Con chi hai legato? Sento molto Pintus e Idrissi, ho legato molto con loro e ci sentiamo sempre. Ci aiutavamo dandoci dei consigli. In ritiro ci ritrovavamo in stanza, se ad uno di noi andava male un allenamento gli davamo supporto, parlavamo di tante cose. Ci tranquillizzavamo a vicenda, ci devi tenere al tuo compagno se vuoi che cresca.

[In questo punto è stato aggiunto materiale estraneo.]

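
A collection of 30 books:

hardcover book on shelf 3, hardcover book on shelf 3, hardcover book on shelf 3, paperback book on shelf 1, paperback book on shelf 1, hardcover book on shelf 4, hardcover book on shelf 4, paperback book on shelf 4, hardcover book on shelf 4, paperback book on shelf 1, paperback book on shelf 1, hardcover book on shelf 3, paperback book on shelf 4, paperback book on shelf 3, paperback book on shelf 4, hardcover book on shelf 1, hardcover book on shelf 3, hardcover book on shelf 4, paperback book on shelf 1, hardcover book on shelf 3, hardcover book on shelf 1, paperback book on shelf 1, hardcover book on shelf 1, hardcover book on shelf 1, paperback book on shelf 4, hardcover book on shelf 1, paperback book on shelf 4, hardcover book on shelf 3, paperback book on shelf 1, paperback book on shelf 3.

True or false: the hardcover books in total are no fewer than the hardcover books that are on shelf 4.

True

There are 16 hardcover books.
There are 4 hardcover books on shelf 4.
The claim requires 16 ≥ 4, which holds.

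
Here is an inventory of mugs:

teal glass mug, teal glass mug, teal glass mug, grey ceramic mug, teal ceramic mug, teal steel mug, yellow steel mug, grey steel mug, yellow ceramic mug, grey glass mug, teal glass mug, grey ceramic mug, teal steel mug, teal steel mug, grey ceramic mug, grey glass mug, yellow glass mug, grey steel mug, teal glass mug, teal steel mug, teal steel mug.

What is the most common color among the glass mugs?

teal

Counts by color (restricted to glass mugs): teal 5, grey 2, yellow 1.
The maximum is 5, held uniquely by teal.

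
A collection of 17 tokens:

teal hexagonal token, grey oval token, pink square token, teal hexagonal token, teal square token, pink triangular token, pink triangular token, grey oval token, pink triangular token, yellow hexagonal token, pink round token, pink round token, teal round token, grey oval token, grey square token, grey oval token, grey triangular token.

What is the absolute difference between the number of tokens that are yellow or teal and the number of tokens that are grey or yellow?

2

tokens that are yellow or teal: 5. tokens that are grey or yellow: 7.
|5 − 7| = 7 − 5 = 2.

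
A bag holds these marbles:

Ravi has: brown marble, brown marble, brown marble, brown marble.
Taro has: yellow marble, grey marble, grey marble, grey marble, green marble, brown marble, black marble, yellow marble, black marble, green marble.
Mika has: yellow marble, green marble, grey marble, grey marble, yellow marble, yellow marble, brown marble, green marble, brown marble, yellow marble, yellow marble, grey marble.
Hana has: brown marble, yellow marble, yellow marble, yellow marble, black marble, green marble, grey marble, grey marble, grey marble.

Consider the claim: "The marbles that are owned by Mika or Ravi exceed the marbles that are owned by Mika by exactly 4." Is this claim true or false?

True

|marbles owned by Mika or Ravi| = 16.
|marbles owned by Mika| = 12.
The claim requires 16 − 12 (= 4) to equal 4, which holds.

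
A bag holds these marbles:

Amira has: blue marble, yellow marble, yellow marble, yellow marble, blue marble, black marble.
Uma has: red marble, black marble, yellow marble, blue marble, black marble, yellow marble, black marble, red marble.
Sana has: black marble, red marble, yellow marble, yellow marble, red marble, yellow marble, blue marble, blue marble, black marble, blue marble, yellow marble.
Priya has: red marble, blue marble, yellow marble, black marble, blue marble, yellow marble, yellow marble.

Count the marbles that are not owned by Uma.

24

Total marbles: 32; with the excluded value: 8; remaining 32 − 8 = 24.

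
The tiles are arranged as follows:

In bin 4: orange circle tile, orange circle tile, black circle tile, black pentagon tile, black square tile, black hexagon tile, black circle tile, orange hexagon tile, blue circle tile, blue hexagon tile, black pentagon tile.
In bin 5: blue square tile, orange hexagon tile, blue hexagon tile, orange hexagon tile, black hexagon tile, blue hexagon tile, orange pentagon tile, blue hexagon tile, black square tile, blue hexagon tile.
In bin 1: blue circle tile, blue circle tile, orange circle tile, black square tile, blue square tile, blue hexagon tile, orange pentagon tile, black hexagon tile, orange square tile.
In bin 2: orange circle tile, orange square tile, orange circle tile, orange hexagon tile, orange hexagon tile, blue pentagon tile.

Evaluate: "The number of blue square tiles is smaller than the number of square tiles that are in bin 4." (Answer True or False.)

False

There are 2 blue square tiles.
There is 1 square tile in bin 4.
The claim requires 2 < 1, which does not hold.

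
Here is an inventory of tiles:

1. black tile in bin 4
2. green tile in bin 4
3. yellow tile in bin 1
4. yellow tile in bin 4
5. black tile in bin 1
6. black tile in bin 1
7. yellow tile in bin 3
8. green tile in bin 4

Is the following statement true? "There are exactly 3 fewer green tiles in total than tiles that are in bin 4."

There are 2 green tiles.
There are 4 tiles in bin 4.
The claim requires 4 − 2 (= 2) to equal 3, which does not hold.

False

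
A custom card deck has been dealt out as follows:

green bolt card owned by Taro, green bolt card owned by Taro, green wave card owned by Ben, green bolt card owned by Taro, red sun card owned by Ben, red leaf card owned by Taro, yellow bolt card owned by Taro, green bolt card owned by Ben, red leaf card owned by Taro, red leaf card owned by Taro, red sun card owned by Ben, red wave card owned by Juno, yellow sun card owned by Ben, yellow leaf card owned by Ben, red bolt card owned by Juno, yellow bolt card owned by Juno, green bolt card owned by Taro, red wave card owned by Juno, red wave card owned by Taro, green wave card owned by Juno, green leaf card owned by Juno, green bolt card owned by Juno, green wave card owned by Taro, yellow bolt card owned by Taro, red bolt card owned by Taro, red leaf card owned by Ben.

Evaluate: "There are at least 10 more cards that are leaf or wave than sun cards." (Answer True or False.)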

Punto di riferimento tecnico-tattico? Quando andavo in prima squadra cercavo di apprendere un po' da tutti. Questo ritiro ho avuto la possibilità di parlare tanto con Pavoletti. Mi ha dato consigli su come affrontare il percorso, mi ha detto che serve sbagliare. Ieri o l'altro ieri ho sentito Pintus, era in videochiamata nello spogliatoio e ho parlato anche con Leo. A me come giocatore piaceva molto Riccardo Sottil, mi piace il suo modo di giocare. Poi anche Zito Luvumbo, anche se siamo diversi tecnicamente, il ruolo è quello e ho avuto anche modo di giocarci insieme.